Nella pancia di un carroarmato che è già tomba, avanzano, meglio arrancano, lungo una traiettoria bonificata sulla carta e decisa a tavolino dalle gerarchie. Procedono in direzione di un hotel che ha il suggestivo nome di una località della costa azzurra, ma che in questa terra significa sopravvivenza. Caduti nella cerchia della milizia siriana e aiutati dai falangisti cristiani, hanno smarrito le coordinate etnico religiose di questa guerra.
Il carro armato è uno spazio angusto dove è quasi impossibile dormire, muoversi, fumare, orinare, respirare: è la guerra stessa che ti viene sbattuta in faccia. Qui la guerra è in soggettiva. Adesso il mirino del carro armato inquadra anzi simbolicamente “incrocia” gli incolpevoli e si sofferma sui loro sguardi. E la prospettiva di questa guerra si ribalta. L’occhio del militare e l’obiettivo del mirino sono sgranati di fronte all’Orrore che si apre alla vista. Eccoli i volti trasfigurati, gli sguardi pietrificati dei civili di ogni guerra.

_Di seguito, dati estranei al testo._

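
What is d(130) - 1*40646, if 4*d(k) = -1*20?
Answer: -40651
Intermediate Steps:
d(k) = -5 (d(k) = (-1*20)/4 = (¼)*(-20) = -5)
d(130) - 1*40646 = -5 - 1*40646 = -5 - 40646 = -40651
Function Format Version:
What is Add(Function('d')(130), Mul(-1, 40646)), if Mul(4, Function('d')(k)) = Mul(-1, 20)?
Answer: -40651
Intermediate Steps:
Function('d')(k) = -5 (Function('d')(k) = Mul(Rational(1, 4), Mul(-1, 20)) = Mul(Rational(1, 4), -20) = -5)
Add(Function('d')(130), Mul(-1, 40646)) = Add(-5, Mul(-1, 40646)) = Add(-5, -40646) = -40651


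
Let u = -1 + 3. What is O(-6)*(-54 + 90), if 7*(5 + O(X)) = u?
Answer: -1188/7 ≈ -169.71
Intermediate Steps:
u = 2
O(X) = -33/7 (O(X) = -5 + (⅐)*2 = -5 + 2/7 = -33/7)
O(-6)*(-54 + 90) = -33*(-54 + 90)/7 = -33/7*36 = -1188/7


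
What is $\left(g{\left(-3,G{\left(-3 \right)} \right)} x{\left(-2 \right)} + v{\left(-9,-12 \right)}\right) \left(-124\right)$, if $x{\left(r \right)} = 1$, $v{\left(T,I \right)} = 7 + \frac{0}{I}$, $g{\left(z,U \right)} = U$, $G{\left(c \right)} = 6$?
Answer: $-1612$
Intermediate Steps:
$v{\left(T,I \right)} = 7$ ($v{\left(T,I \right)} = 7 + 0 = 7$)
$\left(g{\left(-3,G{\left(-3 \right)} \right)} x{\left(-2 \right)} + v{\left(-9,-12 \right)}\right) \left(-124\right) = \left(6 \cdot 1 + 7\right) \left(-124\right) = \left(6 + 7\right) \left(-124\right) = 13 \left(-124\right) = -1612$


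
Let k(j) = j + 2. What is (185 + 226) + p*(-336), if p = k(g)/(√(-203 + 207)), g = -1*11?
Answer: 1923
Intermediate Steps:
g = -11
k(j) = 2 + j
p = -9/2 (p = (2 - 11)/(√(-203 + 207)) = -9/(√4) = -9/2 ≈ -4.5000)
(185 + 226) + p*(-336) = (185 + 226) - 9/2*(-336) = 411 + 1512 = 1923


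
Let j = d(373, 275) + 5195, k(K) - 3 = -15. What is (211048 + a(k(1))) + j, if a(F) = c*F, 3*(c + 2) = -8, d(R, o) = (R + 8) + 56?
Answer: 216736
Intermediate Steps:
d(R, o) = 64 + R (d(R, o) = (8 + R) + 56 = 64 + R)
c = -14/3 (c = -2 + (1/3)*(-8) = -2 - 8/3 = -14/3 ≈ -4.6667)
k(K) = -12 (k(K) = 3 - 15 = -12)
a(F) = -14*F/3
j = 5632 (j = (64 + 373) + 5195 = 437 + 5195 = 5632)
(211048 + a(k(1))) + j = (211048 - 14/3*(-12)) + 5632 = (211048 + 56) + 5632 = 211104 + 5632 = 216736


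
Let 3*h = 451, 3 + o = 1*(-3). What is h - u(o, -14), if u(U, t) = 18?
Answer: 397/3 ≈ 132.33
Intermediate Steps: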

Gli occhi vitrei biblici dell’anziano che sfida l’ottusità della guerra rimanendo seduto al bar in attesa che il suo avversario riverso sulla scacchiera faccia la prossima mossa e continui il suo gioco anche se è rimasto l’unico superstite. Sono gli occhi smarriti del bambino che esce da una porta e pare rincorrere un pallone mentre scappa dalla morte che ha già raggiunto dentro casa tutta la sua famiglia. E’ lo sguardo minaccioso del falangista cristiano che entra nell’abitacolo e descrive minuziosamente all’ostaggio siriano le torture che lo aspettano.

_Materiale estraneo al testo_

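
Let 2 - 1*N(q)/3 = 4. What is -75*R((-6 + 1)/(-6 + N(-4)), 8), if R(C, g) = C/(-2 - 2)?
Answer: 125/16 ≈ 7.8125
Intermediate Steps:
N(q) = -6 (N(q) = 6 - 3*4 = 6 - 12 = -6)
R(C, g) = -C/4 (R(C, g) = C/(-4) = C*(-1/4) = -C/4)
-75*R((-6 + 1)/(-6 + N(-4)), 8) = -(-75)*(-6 + 1)/(-6 - 6)/4 = -(-75)*(-5/(-12))/4 = -(-75)*(-5*(-1/12))/4 = -(-75)*5/(4*12) = -75*(-5/48) = 125/16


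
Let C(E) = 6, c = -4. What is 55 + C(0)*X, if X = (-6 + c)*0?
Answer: 55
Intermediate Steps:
X = 0 (X = (-6 - 4)*0 = -10*0 = 0)
55 + C(0)*X = 55 + 6*0 = 55 + 0 = 55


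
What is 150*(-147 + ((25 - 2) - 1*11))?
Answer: -20250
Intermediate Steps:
150*(-147 + ((25 - 2) - 1*11)) = 150*(-147 + (23 - 11)) = 150*(-147 + 12) = 150*(-135) = -20250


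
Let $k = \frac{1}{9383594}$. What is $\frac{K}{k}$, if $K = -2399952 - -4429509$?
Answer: $19044538887858$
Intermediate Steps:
$k = \frac{1}{9383594} \approx 1.0657 \cdot 10^{-7}$
$K = 2029557$ ($K = -2399952 + 4429509 = 2029557$)
$\frac{K}{k} = 2029557 \frac{1}{\frac{1}{9383594}} = 2029557 \cdot 9383594 = 19044538887858$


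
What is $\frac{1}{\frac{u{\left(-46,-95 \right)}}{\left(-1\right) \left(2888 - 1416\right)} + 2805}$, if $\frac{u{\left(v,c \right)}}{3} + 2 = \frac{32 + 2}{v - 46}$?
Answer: $\frac{67712}{189932487} \approx 0.00035651$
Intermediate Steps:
$u{\left(v,c \right)} = -6 + \frac{102}{-46 + v}$ ($u{\left(v,c \right)} = -6 + 3 \frac{32 + 2}{v - 46} = -6 + 3 \frac{34}{-46 + v} = -6 + \frac{102}{-46 + v}$)
$\frac{1}{\frac{u{\left(-46,-95 \right)}}{\left(-1\right) \left(2888 - 1416\right)} + 2805} = \frac{1}{\frac{6 \frac{1}{-46 - 46} \left(63 - -46\right)}{\left(-1\right) \left(2888 - 1416\right)} + 2805} = \frac{1}{\frac{6 \frac{1}{-92} \left(63 + 46\right)}{\left(-1\right) 1472} + 2805} = \frac{1}{\frac{6 \left(- \frac{1}{92}\right) 109}{-1472} + 2805} = \frac{1}{\left(- \frac{327}{46}\right) \left(- \frac{1}{1472}\right) + 2805} = \frac{1}{\frac{327}{67712} + 2805} = \frac{1}{\frac{189932487}{67712}} = \frac{67712}{189932487}$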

Il carro armato procede e adesso inquadra un interno familiare. C'é ancora una famiglia viva, ancora viva. L’obiettivo centra lo sguardo implorante del giovane padre, inquadra la disperazione che riempe gli occhi della giovane madre, per un secondo incontra l'innocenza della loro bambina. Un ordine cieco decide che un terrorista vale tutte queste vite tenute in ostaggio; sono armi troppo deboli queste vite puntate contro la coscienza del più forte, inconvenienti preventivati nel conto guerra. Occhio per occhio è la legge dettata dall'antico testamento che non si è mai prescritta. Poi, la tragedia della sopravvivenza della madre che ha perso tutto ed è nuda (letteralmente) davanti a quell’obiettivo, unico possibile interlocutore cui domandare ossessivamente che fine ha fatto la sua bambina; é l'umanissima follia di una donna che chiede conto di quella follia pianificata che nella sua meschina inumanità si avvale di un espediente lessicale per aggirare anche le convenzioni di guerra, chiamando fumogeni le bombe al fosforo con cui continua ad uccidere
Un anno fa Valzer con Bashir, opera del visionario Ari Folman aveva raccontato la coscienza della guerra, le sue devastanti ripercussioni psicologiche, quei mostri interiori che come un branco di cani neri latranti inseguono ovunque, in Lebanon non c’è alcuna introspezione psicoanalitica, la narrazione non conosce sfasature temporali che accompagnino il ricordo, lo sguardo è tutto dentro la guerra, emblematicamente dentro la pancia di un carro armato nel momento in cui viene combattuta, con tutto il suo caldo, la paura, la puzza, la morte. Leone d’oro ad un’opera prima di un regista israeliano che nel raccontare la guerra con il suo occhio sbarrato sui civili denuncia la responsabilità del suo Paese che ancora assegna un prezzo diverso alle vite degli incolpevoli.
complimenti, dovresti fare la critica cinematografica. sembra che nella vita non hai fatto altro.